Your husband seems to be having a hard time managing the emotions of his family members, and I don't blame him one bit for being confused and upset.

He wanted his children to know his family. They've come to know his family. That job is done.

It might help him to understand that the attitudes of his relatives are not his responsibility. He's not guilty of anything, really, so he doesn't have to be afraid of what they will say or do. Their attitudes are their own responsibility. His responsibility is doing what he knows is best for his immediate family.

If the kinfolk react by being angry and saying cruel things, it's sad, but they *could* have responded with understanding. They chose not to - possibly by preference, possibly by habit and training.

The thing is that if you stay with such negative (at the least) people, you learn from them and become more like them. You're more likely to change, yourself, than change them. People like that drag you down into the cellar.

It's fine to be kind (or at least not hateful). But sometimes it's necessary to do it from a distance, for your own well-being and the the well-being of your children.

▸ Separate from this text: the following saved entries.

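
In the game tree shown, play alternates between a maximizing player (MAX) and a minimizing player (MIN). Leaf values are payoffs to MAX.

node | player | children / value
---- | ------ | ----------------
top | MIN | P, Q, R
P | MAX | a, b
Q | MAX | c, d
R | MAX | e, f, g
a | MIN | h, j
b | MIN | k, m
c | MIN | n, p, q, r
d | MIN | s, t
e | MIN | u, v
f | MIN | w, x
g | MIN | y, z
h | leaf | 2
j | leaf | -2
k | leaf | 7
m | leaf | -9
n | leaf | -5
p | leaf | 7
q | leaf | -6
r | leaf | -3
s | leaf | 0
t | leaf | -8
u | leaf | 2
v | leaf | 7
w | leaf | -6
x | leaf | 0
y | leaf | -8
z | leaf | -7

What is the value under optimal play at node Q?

c (MIN): min(-5, 7, -6, -3) = -6
d (MIN): min(0, -8) = -8
Q (MAX): max(-6, -8) = -6

-6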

If his family "hates him" for leaving, they will be the losers, because your husband is trying to be a good man, a good husband, and a good father. He could tell them, "We do better back where we lived before, and that's where we're going to go," and not ask for their permission or their approval. Or you all could sneak out of town at midnight in time-honored novelistic fashion.

But I hope he takes the step, one way or another. His heart may break as he does it, but it won't break as much as seeing his immediate family fall apart because of not leaving. A counselor might help him get this straightened out in his head, once you have moved, because it's a really difficult situation to be in.